It makes me very happy to see my blog slowly but surely populating again with mostly personal projects! This most recent one is one of which I am quite proud. Not so much in the actual end result of the photos, as in the intent with which I set out to take them. Too often, over the past seven years, it seemed as though I actively rejected the thought of taking my camera on trips with me - opting to reserve my creative energy for the photos I took during my work-week. All the while hearing the voices of past photography professors saying “don’t ever give up on your personal work”. We’ve had some rocky times in our relationship - photography and I, but my recent attitude towards surrender, acceptance, and non-striving has me trying one last time to make peace with my initial resistance.
Now without further ado, here are three panoramic views of the stunning Crater Lake in Crater Lake National Park. Each taken from a slightly different angle at a different time of the day.
This lake was unlike any other lake I had visited in my life thus far. It had an air of mystery attached to it, and a somewhat unsettling energy that was palpable. Multiple times, while gazing for extended amounts of time out over its impossibly blue waters, I found myself drawn a little too close to the edge. My cousin Hailey (my travel companion on this trip) echoed my feelings, and we shared feelings of almost missing the lake and needing to see it again after only turning a corner where it was no longer in view.
Although the entire park is essentially based around this one lake, there are countless ways to view and interpret each point in your travels around its circle. I found, as I have in the past, that while I enjoy the broad, grand perspective as much as the next person, I do particularly revel in honing in on the tiniest of details. An example of this being the brave little ground squirrel who posed for quite a long time for me on this rock. Don’t worry, I did not feed it.
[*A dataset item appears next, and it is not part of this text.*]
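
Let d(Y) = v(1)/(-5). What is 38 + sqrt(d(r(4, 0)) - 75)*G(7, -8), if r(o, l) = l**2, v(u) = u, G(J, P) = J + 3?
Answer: 38 + 4*I*sqrt(470) ≈ 38.0 + 86.718*I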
Bright, bold color was something that quite obviously stood out to me at this park. The bluest of blues and the limiest of greens permeated this otherworldly landscape, and it was almost too easy to capture it within the eye of my camera’s lens. One of my favorite parts of this trip was finding out that I could fill my water bottle with the water from Crater Lake without any worry about filtering. The lake is fed only by rainfall and snowmelt, so it is completely potable and tastes amazing! On the green end of the spectrum, I also learned that the lichen growing on the trees that I captured here on Wizard Island (the little island at the lake’s interior) provides excellent air quality.
I will forever remember the many “faces” of Crater Lake, and forever appreciate the beauty of this wonderfully preserved piece of wild country. And to close on the personal note I opened with, I’ll remember it as the first trip that brought me back to being in the moment while also capturing the beauty of the adventures within my own life - two things I at one point believed could not coexist.